“Desipio, get out of the garden.  Don’t pee on the flowers.”

Desipio looks down in a forlorn stare.  His unkempt but abundant hair stands up like whipped and caramelized egg whites.  He has the urge to pee but he can’t and the pain is excruciating when he tries. Finally a few bloodied dribbles fall to the ground.

“What are we going to do with him?” asks Carmelita to her sister Rosa.

“We promised mama and papa we would take care of him and we must,” answers Rosa.

The two granddaughters shake their heads.  They are making beans and tortillas for breakfast.  Desipio goes back to his room.  Rosa’s husband Jorge comes downstairs and sits at the kitchen table. The dog, Azore, runs outside.

“Desipio was peeing in the garden again when we came down,” says Rosa to her husband.

“He’s out there again now,” says Jorge.

“Again?  Already?” says Carmelita.  “Desipio,” she yells, “get out of the garden.  Don’t pee on the flowers.”

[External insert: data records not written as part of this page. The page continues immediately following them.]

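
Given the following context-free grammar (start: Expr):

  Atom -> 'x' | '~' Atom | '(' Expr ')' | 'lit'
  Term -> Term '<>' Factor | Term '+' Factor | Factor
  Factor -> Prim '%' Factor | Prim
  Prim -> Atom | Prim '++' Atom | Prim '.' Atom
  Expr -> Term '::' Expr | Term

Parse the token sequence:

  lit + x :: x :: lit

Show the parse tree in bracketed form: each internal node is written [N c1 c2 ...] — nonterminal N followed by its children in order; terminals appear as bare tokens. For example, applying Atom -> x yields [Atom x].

Expr
Term :: Expr
Term + Factor :: Expr
Factor + Factor :: Expr
Prim + Factor :: Expr
Atom + Factor :: Expr
lit + Factor :: Expr
lit + Prim :: Expr
lit + Atom :: Expr
lit + x :: Expr
lit + x :: Term :: Expr
lit + x :: Factor :: Expr
lit + x :: Prim :: Expr
lit + x :: Atom :: Expr
lit + x :: x :: Expr
lit + x :: x :: Term
lit + x :: x :: Factor
lit + x :: x :: Prim
lit + x :: x :: Atom
lit + x :: x :: lit

[Expr [Term [Term [Factor [Prim [Atom lit]]]] + [Factor [Prim [Atom x]]]] :: [Expr [Term [Factor [Prim [Atom x]]]] :: [Expr [Term [Factor [Prim [Atom lit]]]]]]]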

“I’m walking my little puppy.”  Desipio’s voice is weak and garbled.

“He calls Azore a little puppy,” laughs Rosa.  That dog is older than he is.

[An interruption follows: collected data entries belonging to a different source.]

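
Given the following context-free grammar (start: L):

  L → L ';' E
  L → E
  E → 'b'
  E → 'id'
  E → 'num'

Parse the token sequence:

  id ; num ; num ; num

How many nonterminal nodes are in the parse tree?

8

[L [L [L [L [E id]] ; [E num]] ; [E num]] ; [E num]]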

Desipio walks into the kitchen from the garden.

“Who is this strange man?” he asks looking at Jorge.  “You have evil designs on my granddaughters.  Get out of this house.  We do not tolerate your kind around here.”

Rosa gives Desipio a puzzled look.

Abuelo, don’t you remember? Jorge is my husband.”

“There will be no such games in this house young man,” says Desipio waving his finger.  He turns to Rosa.

“Rosa, your Abuela picked fresh strawberries this morning.  They are in the refrigerator.  She wants you to make a pie.  Now, I’m going back to my room.”

After Desipio leaves, Carmelita tells Jorge to go out to the garden and pick some strawberries.  Her Abuela has been dead for a year but no use arguing with her Abuelo.

Later Desipio sneaks outside and hobbles toward the market.

Jorge returns with the strawberries then runs off to work.  He hopes things will be better when he returns.

“Conception is up to her old tricks, running around on her husband again,” says Carmelita.

“You saw her?” asks Rosa.

“I caught her in an embrace with Renato.  When she saw me looking she gave me that familiar smirk,” says Carmelita.

“She’s nothing but a slut,” says Rosa.

“You better keep her away from Jorge,” says Carmelita.

“All Jorge cares about is food and fucking and that silly camera of his.  I think he wants to be the next Frida Kahlo,” laughs Rosa.

“Frida Kahlo is a painter, not a photographer,” says Carmelita.

“Same thing,” says Rosa.

“No.  A painter tries to capture the soul while a photographer goes after the essence,” says Carmelita.

There’s a knock at the door.  The mailman has arrived with the mail.

“I saw your grandfather at the market buying fish this morning,” says the mailman.  “He didn’t look too well.”

“What?” says Carmelita in astonishment.  She looks at Rosa.  “How did he get away from us?”

After the mailman leaves, Desipio returns with the fish.

“Grandfather, you shouldn’t leave without letting us know.  We were frightened.  What do you have there?”  Carmelita was rolling out the dough for the pie.

“I purchased this fish for the bacalao your grandmother wants you to make.”

“But grandfather, this is not the season for bacalao,” says Carmelita.

“That’s just what the fishmonger said, child, but I don’t argue with your grandmother.  I do what she tells me to do.”  Desipio leaves the fish in the kitchen and goes back to his room.

“Tonight, my dear, they will dine on bacalao and fresh strawberry pie,” Desipio says to his wife.

“Lovely,” she responds.  “Just what I hoped for.”

Desipio goes back to the garden to look for Azore.

“Come little puppy, come.  Where are you?”

Carmelita sees him and yells out the door.

“Desipio!  Get out of the garden.  Don’t pee on the flowers.”